The past few days have finally been getting into the 60's after a very cold, slow spring so far. Usually by April our yard would be half-covered with dandelions already going to seed, but this year the grass is only just starting to green. Yesterday I was hanging out in the backyard after a two-hour bike ride/romp with my brother and sister in our neighborhood prairie park. I just didn't feel like going inside yet, so I lay down on the ground with my face close to the grass. I could see the new emerald blades pushing their way through last year's dead ones. I spotted a single tiny fresh dandelion plant, without any buds yet. Once a brown leafhopper--a harmless little, arrowhead-shaped insect, small enough to perch easily on the point of a pencil--hopped onto my hand. I was close enough to see the miniscule streaks of white and tan on its body.
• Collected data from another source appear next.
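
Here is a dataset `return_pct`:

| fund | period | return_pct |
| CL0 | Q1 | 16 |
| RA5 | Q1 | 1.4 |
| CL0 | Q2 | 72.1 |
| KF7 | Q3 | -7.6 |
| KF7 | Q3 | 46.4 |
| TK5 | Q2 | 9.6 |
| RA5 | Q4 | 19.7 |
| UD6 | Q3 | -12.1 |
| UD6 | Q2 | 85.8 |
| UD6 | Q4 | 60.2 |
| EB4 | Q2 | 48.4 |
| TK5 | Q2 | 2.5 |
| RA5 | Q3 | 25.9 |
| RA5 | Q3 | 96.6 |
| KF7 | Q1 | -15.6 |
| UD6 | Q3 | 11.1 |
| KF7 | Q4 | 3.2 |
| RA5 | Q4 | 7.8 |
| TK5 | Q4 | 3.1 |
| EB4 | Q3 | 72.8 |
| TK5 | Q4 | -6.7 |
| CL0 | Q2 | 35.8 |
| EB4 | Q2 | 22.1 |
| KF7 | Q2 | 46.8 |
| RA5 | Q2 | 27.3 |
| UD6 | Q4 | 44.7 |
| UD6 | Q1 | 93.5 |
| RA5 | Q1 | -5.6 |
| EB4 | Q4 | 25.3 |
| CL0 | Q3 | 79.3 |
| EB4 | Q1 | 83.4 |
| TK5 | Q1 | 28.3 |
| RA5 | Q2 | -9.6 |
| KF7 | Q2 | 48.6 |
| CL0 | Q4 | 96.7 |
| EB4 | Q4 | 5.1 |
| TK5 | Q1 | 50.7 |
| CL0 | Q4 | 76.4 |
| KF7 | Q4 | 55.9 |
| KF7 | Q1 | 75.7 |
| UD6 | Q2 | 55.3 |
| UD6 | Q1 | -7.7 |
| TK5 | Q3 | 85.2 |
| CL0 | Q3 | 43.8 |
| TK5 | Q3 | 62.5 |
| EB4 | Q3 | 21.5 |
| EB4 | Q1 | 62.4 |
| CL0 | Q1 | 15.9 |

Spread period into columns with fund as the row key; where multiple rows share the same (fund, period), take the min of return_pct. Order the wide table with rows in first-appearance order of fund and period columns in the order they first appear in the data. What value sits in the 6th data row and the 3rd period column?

With rows in first-appearance order of fund, row 6 is fund=EB4. period columns in first-appearance order: Q1, Q2, Q3, Q4; column 3 is Q3.
Long rows with fund=EB4, period=Q3: min(72.8, 21.5) = 21.5.

21.5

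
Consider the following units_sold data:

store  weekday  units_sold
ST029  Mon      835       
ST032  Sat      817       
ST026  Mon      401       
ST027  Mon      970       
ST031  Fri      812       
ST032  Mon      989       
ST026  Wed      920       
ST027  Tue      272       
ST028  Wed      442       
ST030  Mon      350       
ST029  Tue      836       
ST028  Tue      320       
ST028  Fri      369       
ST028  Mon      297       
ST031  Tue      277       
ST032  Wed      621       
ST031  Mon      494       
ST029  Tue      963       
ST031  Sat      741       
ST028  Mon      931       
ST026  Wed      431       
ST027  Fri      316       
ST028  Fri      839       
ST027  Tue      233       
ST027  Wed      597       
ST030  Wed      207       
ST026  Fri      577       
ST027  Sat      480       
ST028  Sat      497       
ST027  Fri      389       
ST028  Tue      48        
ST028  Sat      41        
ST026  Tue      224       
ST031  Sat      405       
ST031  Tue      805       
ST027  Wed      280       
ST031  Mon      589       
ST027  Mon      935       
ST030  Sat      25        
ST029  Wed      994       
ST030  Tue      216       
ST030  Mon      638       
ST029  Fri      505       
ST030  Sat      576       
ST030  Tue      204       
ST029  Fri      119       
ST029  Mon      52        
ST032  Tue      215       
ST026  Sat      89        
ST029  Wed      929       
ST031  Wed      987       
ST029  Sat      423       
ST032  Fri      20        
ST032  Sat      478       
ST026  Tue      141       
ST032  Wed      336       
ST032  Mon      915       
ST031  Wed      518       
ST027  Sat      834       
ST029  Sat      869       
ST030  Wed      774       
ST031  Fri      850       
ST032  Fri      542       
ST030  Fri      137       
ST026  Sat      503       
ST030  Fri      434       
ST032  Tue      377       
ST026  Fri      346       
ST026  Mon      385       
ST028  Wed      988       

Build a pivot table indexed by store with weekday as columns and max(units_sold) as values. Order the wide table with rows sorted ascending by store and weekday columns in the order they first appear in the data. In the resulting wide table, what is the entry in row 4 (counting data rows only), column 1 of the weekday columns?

With rows sorted ascending by store, row 4 is store=ST029. weekday columns in first-appearance order: Mon, Sat, Fri, Wed, Tue; column 1 is Mon.
Long rows with store=ST029, weekday=Mon: max(835, 52) = 835.

835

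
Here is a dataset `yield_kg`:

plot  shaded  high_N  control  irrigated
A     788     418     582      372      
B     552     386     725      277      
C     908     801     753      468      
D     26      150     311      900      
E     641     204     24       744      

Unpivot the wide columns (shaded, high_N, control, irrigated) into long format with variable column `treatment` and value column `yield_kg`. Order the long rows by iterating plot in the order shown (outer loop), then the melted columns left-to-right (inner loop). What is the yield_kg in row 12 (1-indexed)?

20 rows total (5 × 4). Row 12: index ⌊(12-1)/4⌋ = 2 into plot → C; (12-1) mod 4 = 3 into the melted columns → irrigated.
So row 12 is (C, irrigated, 468); yield_kg = 468.

468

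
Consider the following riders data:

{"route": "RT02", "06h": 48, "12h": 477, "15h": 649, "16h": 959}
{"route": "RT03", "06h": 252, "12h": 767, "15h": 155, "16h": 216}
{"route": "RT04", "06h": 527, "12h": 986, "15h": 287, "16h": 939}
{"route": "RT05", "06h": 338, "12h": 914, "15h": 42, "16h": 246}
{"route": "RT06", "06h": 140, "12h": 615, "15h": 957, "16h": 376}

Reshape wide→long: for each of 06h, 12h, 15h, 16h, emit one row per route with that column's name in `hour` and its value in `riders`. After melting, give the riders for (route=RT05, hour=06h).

Unpivoting turns each (route, wide-column) pair into one long row.
The wide cell at row RT05, column 06h holds 338, so the long row (RT05, 06h) has riders=338.

338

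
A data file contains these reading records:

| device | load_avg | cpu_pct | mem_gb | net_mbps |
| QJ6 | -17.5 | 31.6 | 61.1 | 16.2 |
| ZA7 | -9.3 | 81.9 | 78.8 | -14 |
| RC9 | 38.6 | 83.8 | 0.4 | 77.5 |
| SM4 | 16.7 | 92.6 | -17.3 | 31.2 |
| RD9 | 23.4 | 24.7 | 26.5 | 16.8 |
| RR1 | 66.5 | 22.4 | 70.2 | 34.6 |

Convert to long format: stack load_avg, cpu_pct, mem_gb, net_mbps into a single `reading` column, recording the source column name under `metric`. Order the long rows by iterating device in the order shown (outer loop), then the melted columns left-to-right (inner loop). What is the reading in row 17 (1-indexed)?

24 rows total (6 × 4). Row 17: index ⌊(17-1)/4⌋ = 4 into device → RD9; (17-1) mod 4 = 0 into the melted columns → load_avg.
So row 17 is (RD9, load_avg, 23.4); reading = 23.4.

23.4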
But most of all I loved the smell of the grass. I've always found the scent of grass or hay sort of sweet, filling, peaceful, and invigorating all at once, but this day I particularly relished it, because I hadn't smelled it for months. It was a very little thing, but it made the day lovely.


The funny thing is, of course, that neither grass, nor a dandelion, nor a leafhopper, is very extraordinary. They're all around us, if we only care to take time, crouch down, and look and smell and feel. There's something to be said, I think, for this sort of "doing nothing". This Sunday I had planned to get some things "done"; mostly, I wanted to work on my writing, because I had the time. Instead I spent the Lord's Day smelling the grass. But I think I went to bed far more satisfied and relaxed, than I would have if I had spent the afternoon hunched over my computer keyboard indoors.